As I read through the second chapter I was continually shocked at God’s brutality and even more so with myself that I once believed in this monster. It wasn’t anything that Ehrman said, as the prophets he quoted spoke loudly and clearly enough. Suffice it to say, as I read through the chapter, I experienced a fair few WTF! moments and often berated myself for falling for such an immensely tall yarn.

Let me share some examples of what I consider to be God’s disgusting behaviour. On a people who he considers to be his favourites and who he claims to love greatly, he sends famine, drought, blight, pestilence and destruction (see Amos 4:6-12) in order to force them to return to him and his ways. Graphically, Hosea explains that God will become like a fierce animal that will tear disobedient Israel to pieces:

Yet I have been the Lord your God
ever since the land of Egypt;
you know no God but me,
and besides me there is no saviour.
It was I who fed you in the wilderness,
in the land of drought.
When I fed them, they were satisfied;
they were satisfied, and their heart was proud;
therefore they forgot me.
So I will become like a lion to them,
like a leopard I will lurk beside the way.
I will fall upon them like a bear robbed of her cubs,
and will tear open the covering of their heart;
there I will devour them like a lion,
as a wild animal would mangle them.

I will destroy you, O Israel;
who can help you? (Hosea 13:4-9)

And there’s a yet more disturbing image of God:

Samaria shall bear her guilt,
because she has rebelled against her God;
they shall fall by the sword,
their little ones shall be dashed in pieces,
and their pregnant women ripped open. (Hosea 13:16)

Shocking and repugnant, don’t you think? We find in Jeremiah 3 that God is likened to a husband whose wife (Israel) has committed adultery. But I find it very difficult to imagine any loving husband who would threaten his wife in the way that God has threatened Israel in the above verses, even taking into account the wife’s infidelity. I think that God must be a pretty shitty husband and certainly couldn’t ever be considered a good role model for husbands to aspire to. How anyone could justify the acts above is completely beyond me. It’s emotional terrorism at it’s worst.

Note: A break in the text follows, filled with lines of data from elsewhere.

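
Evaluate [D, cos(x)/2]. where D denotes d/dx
- \frac{\sin{\left(x \right)}}{2}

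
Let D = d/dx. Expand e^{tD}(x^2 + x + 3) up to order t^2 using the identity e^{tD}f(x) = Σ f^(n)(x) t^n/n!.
t^{2} + t \left(2 x + 1\right) + x^{2} + x + 3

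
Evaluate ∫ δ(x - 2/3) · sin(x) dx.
\sin{\left(\frac{2}{3} \right)}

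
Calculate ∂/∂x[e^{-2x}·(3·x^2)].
6 x \left(1 - x\right) e^{- 2 x}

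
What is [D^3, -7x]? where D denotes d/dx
-21D^{2}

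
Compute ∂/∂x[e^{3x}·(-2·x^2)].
2 x \left(- 3 x - 2\right) e^{3 x}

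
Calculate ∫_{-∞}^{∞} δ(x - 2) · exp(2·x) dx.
e^{4}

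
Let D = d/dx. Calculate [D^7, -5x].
-35D^{6}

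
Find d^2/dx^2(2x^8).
112 x^{6}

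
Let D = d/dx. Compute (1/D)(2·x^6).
\frac{2 x^{7}}{7}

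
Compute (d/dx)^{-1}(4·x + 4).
2 x^{2} + 4 x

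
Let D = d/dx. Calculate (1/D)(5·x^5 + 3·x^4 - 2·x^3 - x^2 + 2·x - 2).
\frac{5 x^{6}}{6} + \frac{3 x^{5}}{5} - \frac{x^{4}}{2} - \frac{x^{3}}{3} + x^{2} - 2 x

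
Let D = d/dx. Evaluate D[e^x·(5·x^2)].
5 x \left(x + 2\right) e^{x}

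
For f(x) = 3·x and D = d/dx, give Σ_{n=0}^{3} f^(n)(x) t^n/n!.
3 t + 3 x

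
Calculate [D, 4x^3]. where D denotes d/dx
12 x^{2}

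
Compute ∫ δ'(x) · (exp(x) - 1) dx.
-1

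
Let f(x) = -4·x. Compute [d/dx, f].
-4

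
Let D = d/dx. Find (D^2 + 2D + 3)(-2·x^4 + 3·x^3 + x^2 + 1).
- 6 x^{4} - 7 x^{3} - 3 x^{2} + 22 x + 5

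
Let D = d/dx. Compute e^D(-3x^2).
- 3 x^{2} - 6 x - 3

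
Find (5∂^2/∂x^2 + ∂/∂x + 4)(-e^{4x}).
- 88 e^{4 x}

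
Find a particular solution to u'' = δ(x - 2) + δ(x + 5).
\frac{|x - 2|}{2} + \frac{|x + 5|}{2}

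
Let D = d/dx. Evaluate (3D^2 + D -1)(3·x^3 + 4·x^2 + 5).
- 3 x^{3} + 5 x^{2} + 62 x + 19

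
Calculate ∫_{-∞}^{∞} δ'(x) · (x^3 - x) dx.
1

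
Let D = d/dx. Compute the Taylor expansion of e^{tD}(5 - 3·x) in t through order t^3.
- 3 t - 3 x + 5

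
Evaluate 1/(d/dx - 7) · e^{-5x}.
- \frac{e^{- 5 x}}{12}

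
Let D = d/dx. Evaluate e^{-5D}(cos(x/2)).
\cos{\left(\frac{x}{2} - \frac{5}{2} \right)}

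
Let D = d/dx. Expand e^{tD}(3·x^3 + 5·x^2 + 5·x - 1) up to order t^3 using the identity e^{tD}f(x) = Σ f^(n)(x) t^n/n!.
3 t^{3} + t^{2} \left(9 x + 5\right) + t \left(9 x^{2} + 10 x + 5\right) + 3 x^{3} + 5 x^{2} + 5 x - 1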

There’s a lot more that I could say about this, especially as it’s something that I feel very strongly about. But I’m writing this blog entry to simply express my surprise and horror that I hadn’t noticed this side of God as a faithful Mormon, at least not for what it truly is – tyrannical, forceful, controlling and merciless. It’s astonishing that you can miss that which is in plain sight when you’re concentrating on something else.